I grew up in an area that didn't have a record store within a days drive. My parents got most of their records from the Columbia record club, and I grew up with a lot of Bernstein, Szell, Gould, Ormandy...all the Columbia and Epic conductors and orchestras....There was also no classical radio at that time in southern West Virgina.....


----------



## Pugg (Aug 8, 2014)

Eramirez156 said:


> http://money.cnn.com/2015/12/24/news/companies/columbia-house-vinyl/


I wonder if this is still open after 3 years .


----------



## KenOC (Mar 7, 2011)

Columbia House filed for bankruptcy in 2015. A couple of months after that, the new owner said they were going to restart a vinyl subscription service. No news since then that I can find.


----------



## Pugg (Aug 8, 2014)

KenOC said:


> Columbia House filed for bankruptcy in 2015. A couple of months after that, the new owner said they were going to restart a vinyl subscription service.
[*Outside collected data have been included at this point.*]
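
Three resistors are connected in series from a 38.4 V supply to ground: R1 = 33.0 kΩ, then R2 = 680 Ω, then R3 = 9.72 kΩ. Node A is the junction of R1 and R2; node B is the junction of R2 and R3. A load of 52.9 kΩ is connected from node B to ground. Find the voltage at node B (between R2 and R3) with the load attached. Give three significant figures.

V ≈ 7.53 V

At node B, R3 is in parallel with the load: R3‖R_L = 8211 Ω.
Below node A the resistance is R2 + (R3‖R_L) = 8891 Ω, so V_A = 38.4 × 8891/41890 = 8.150 V.
Then V_B = V_A × (R3‖R_L)/(R2 + R3‖R_L) = 8.150 × 8211/8891 = 7.53 V.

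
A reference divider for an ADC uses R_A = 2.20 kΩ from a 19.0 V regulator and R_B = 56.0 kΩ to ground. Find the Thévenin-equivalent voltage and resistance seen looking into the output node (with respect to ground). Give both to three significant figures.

V_th = 18.3 V, R_th = 2.12 kΩ

V_th is the open-circuit tap voltage: 19.0 × 56.0/(2.20 + 56.0) = 18.3 V.
With the supply zeroed, R_A and R_B appear in parallel from the tap: R_th = R_A‖R_B = (2.20 × 56.0)/58.20 = 2.12 kΩ.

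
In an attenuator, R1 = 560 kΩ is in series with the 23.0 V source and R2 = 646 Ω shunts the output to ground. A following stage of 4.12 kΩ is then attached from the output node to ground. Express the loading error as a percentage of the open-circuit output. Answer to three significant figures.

13.5 %

The divider's output (Thévenin) resistance is R1‖R2 = 645.3 Ω.
Fractional drop under load = R_th/(R_th + R_L) = 645.3 / (645.3 + 4120) = 0.1354.
So the output falls by 13.5 %.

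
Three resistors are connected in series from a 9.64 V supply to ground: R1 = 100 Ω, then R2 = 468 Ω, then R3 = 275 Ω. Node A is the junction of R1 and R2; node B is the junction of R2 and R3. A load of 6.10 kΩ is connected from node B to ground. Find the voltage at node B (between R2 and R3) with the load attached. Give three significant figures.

At node B, R3 is in parallel with the load: R3‖R_L = 263.1 Ω.
Below node A the resistance is R2 + (R3‖R_L) = 731.1 Ω, so V_A = 9.64 × 731.1/831.1 = 8.480 V.
Then V_B = V_A × (R3‖R_L)/(R2 + R3‖R_L) = 8.480 × 263.1/731.1 = 3.05 V.

V ≈ 3.05 V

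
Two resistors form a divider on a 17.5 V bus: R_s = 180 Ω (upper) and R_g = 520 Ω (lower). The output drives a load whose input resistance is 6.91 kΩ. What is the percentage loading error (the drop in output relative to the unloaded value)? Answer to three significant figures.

1.90 %

The divider's output (Thévenin) resistance is R_s‖R_g = 133.7 Ω.
Fractional drop under load = R_th/(R_th + R_L) = 133.7 / (133.7 + 6910) = 0.01898.
So the output falls by 1.90 %.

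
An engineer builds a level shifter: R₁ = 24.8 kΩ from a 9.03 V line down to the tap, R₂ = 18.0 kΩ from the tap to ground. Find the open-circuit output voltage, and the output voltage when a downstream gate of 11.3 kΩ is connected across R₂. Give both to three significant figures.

Unloaded: 3.80 V; loaded: 1.97 V

Open-circuit: V = 9.03 × 18.0/(24.8 + 18.0) = 3.80 V.
With the load, R₂ becomes R₂‖R_L = 6.942 kΩ, so V = 9.03 × 6.942/31.74 = 1.97 V.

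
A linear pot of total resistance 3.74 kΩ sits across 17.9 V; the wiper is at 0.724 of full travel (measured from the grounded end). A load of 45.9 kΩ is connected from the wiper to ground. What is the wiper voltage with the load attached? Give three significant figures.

The wiper splits the pot into (1−α)R = 1.032 kΩ above and αR = 2.708 kΩ below.
Lower section ‖ load = 2.557 kΩ.
V_wiper = 17.9 × 2.557/(1.032 + 2.557) = 12.8 V.

V ≈ 12.8 V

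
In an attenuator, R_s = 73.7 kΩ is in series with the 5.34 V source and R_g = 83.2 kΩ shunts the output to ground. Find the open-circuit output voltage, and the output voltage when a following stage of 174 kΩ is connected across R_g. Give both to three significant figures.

Unloaded: 2.83 V; loaded: 2.31 V

Open-circuit: V = 5.34 × 83.2/(73.7 + 83.2) = 2.83 V.
With the load, R_g becomes R_g‖R_L = 56.29 kΩ, so V = 5.34 × 56.29/130.0 = 2.31 V.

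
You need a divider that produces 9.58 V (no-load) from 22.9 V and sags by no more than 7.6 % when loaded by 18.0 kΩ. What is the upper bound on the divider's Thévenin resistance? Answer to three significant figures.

R_th ≤ 1.48 kΩ

Loading drop = R_th/(R_th + R_L) ≤ 0.0760, so R_th ≤ R_L · ε/(1−ε) = 18.0 kΩ × 0.0760/0.9240 = 1.48 kΩ.
(Any R1, R2 with R2/(R1+R2) = 0.418 and R1‖R2 ≤ 1.48 kΩ will meet the spec.)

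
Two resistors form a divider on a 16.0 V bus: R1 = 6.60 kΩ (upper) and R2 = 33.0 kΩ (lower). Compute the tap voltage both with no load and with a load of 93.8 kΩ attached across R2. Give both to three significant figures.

Unloaded: 13.3 V; loaded: 12.6 V

Open-circuit: V = 16.0 × 33.0/(6.60 + 33.0) = 13.3 V.
With the load, R2 becomes R2‖R_L = 24.41 kΩ, so V = 16.0 × 24.41/31.01 = 12.6 V.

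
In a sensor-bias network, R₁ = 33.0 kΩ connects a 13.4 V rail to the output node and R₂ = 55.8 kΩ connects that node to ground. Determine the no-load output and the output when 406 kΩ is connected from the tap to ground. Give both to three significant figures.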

No news since then that I can find.


So................. the promoting on this site didn't help after all.


----------



## Oldhoosierdude (May 29, 2016)

I heard a rumor that Elvis was a secret, behind the scenes backer of this.


----------



## JohnD (Jan 27, 2014)

I was hoping they were going to sell cassettes.


----------



## bigshot (Nov 22, 2011)

I'm still waiting for my five albums for a penny that I ordered in 1979 to arrive. I hear Frampton Comes Alive is good.


----------



## Merl (Jul 28, 2016)

bigshot said:


> I'm still waiting for my five albums for a penny that I ordered in 1979 to arrive. I hear Frampton Comes Alive is good.


I bet Thin Lizzy's 'Live and Dangerous' was one of the other 4.


----------



## amfortas (Jun 15, 2011)

bigshot said:


> I'm still waiting for my five albums for a penny that I ordered in 1979 to arrive. I hear Frampton Comes Alive is good.


Ooh, baby I love your way!


----------



## Pugg (Aug 8, 2014)

JohnD said:


> I was hoping they were going to sell cassettes.


Last rumour, only 8-track.


----------